The ethics opinion says firms shouldn’t use “officer” in nonlawyer titles because the word indicates the person has the power to control either the entire law firm or significant areas of the firm’s operations. Nor can law firms use the word “principal” to describe nonlawyer managers because the word implies the employee has an interest in the firm involving control or ownership.The ABA/BNA Lawyers’ Manual on Professional Conduct has a report on the opinion.
Texas ethics rules do not allow nonlawyers to direct or control the professional judgment of a lawyer, the ethics opinion says. Firms that follow this rule but nonetheless give nonlawyers the title of “officer” or “principal” are communicating in a false or misleading way, according to the opinion.

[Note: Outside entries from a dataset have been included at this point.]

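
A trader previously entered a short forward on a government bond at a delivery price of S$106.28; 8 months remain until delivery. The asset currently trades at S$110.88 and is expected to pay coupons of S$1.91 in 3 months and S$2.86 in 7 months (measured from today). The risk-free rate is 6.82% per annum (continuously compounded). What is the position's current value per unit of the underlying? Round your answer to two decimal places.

PV(remaining coupons) I = 1.91·e^(−0.0682·3/12) + 2.86·e^(−0.0682·7/12) = 4.6262
Current forward F = (S − I)·e^(rT) = (110.88 − 4.6262)·e^(0.0682·8/12) = 106.2538 × 1.046516 = 111.1963
Value (long) = (F − K)·e^(−rT) = (111.1963 − 106.28) × 0.955551 = 4.6978
Short position value = −(long value) = -S$4.70

-S$4.70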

The ethics opinion is at odds with the way that many large law firms operate, according to the Lawyers’ Manual. Many law firms hire nonlawyers with top business backgrounds and give them titles reflecting their roles. The story offers some examples. Scott Green is “chief executive officer” of Pepper Hamilton, which doesn’t have offices in Texas. And Elizabeth Hughes Eginton is “chief marketing officer” at Latham & Watkins.
The ethics opinion addressed a second question: May a Texas law firm pay bonuses to nonlawyer employees based on its ability to meet a revenue or profit target? The opinion said firms can’t do so because of the ethical ban on sharing legal fees with a nonlawyer.
“Such a plan would provide an incentive for the firm’s non-lawyer employees to increase revenues,” the opinion said, “which could be accomplished through soliciting clients, or to reduce expenses, which could be accomplished by interfering with a lawyer’s independent judgment in practicing law.”
The opinion adds that law firms may, however, take revenue and profits into account when deciding whether to pay bonuses and how much to pay. But firms can’t make promises such as, “We will pay you a bonus of $10,000 if the firm’s revenue (or profit) for the year is at or above $1 million.”